Cette visibilité auditive, elle la met dans une perspective globale des luttes féministes et anti-racistes. Les militant-e-s se sont saisi-e-s de l’outils podcast pour diffuser leurs messages, leurs analyses, leurs réflexions, leurs revendications : « Le podcast permet l’expression des personnes qui n’avaient avant ça pas accès aux médias. Dans un podcast, on peut s’exprimer librement de manière ininterrompue. Avec respect et dans le respect des autres. Dans la liberté d’expression, la question du respect est fondamentale. Rendre leur dignité aux personnes minorées est au cœur des projets de lutte. » 
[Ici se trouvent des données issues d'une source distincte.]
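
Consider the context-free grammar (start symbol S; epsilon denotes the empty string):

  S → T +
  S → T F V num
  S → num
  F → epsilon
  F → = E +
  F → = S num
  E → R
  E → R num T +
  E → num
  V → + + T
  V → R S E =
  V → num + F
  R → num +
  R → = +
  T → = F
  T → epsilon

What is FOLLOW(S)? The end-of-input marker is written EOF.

{ EOF, =, num }

S is the start symbol, so EOF ∈ FOLLOW(S).
In F → = S num: add FIRST(num) = { num }.
In V → R S E =: add FIRST(E =) = { =, num }.
Union: FOLLOW(S) = { EOF, =, num }.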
En quelques mots, elle donne le ton de Kiffe ta race, même si le mieux pour en comprendre l’essence et l’engagement est d’écouter l’émission régulièrement. 55 épisodes et 3 hors-série, en diffusion sur Binge Audio. Sur des sujets qui concernent tout le monde et qui font réellement du bien quand ils sont traités par les personnes qui vivent les situations abordées, sans être coupées et maltraitées par des hommes blancs cisgenres hétéros bourgeois qui pensent que leur légitimité vient de leur pseudo qualification de « polémistes » tandis qu’en réalité elle leur ait accordé à tort simplement parce qu’ils représentent le modèle dominant d’un monde à révolutionner.

Rokhaya Diallo et Grace Ly sautent à pieds joints dans les questions raciales, sans complexe, sans s’excuser mais pas sans respect et surtout pas sans humour. Elles tordent le cou aux clichés et vont encore bien plus loin. Elles partagent leurs vécus, prennent le temps et le micro, occupent l’espace et nos esprits des réflexions et interrogations qu’elles sèment au travers de leurs émissions. Militant et puissant.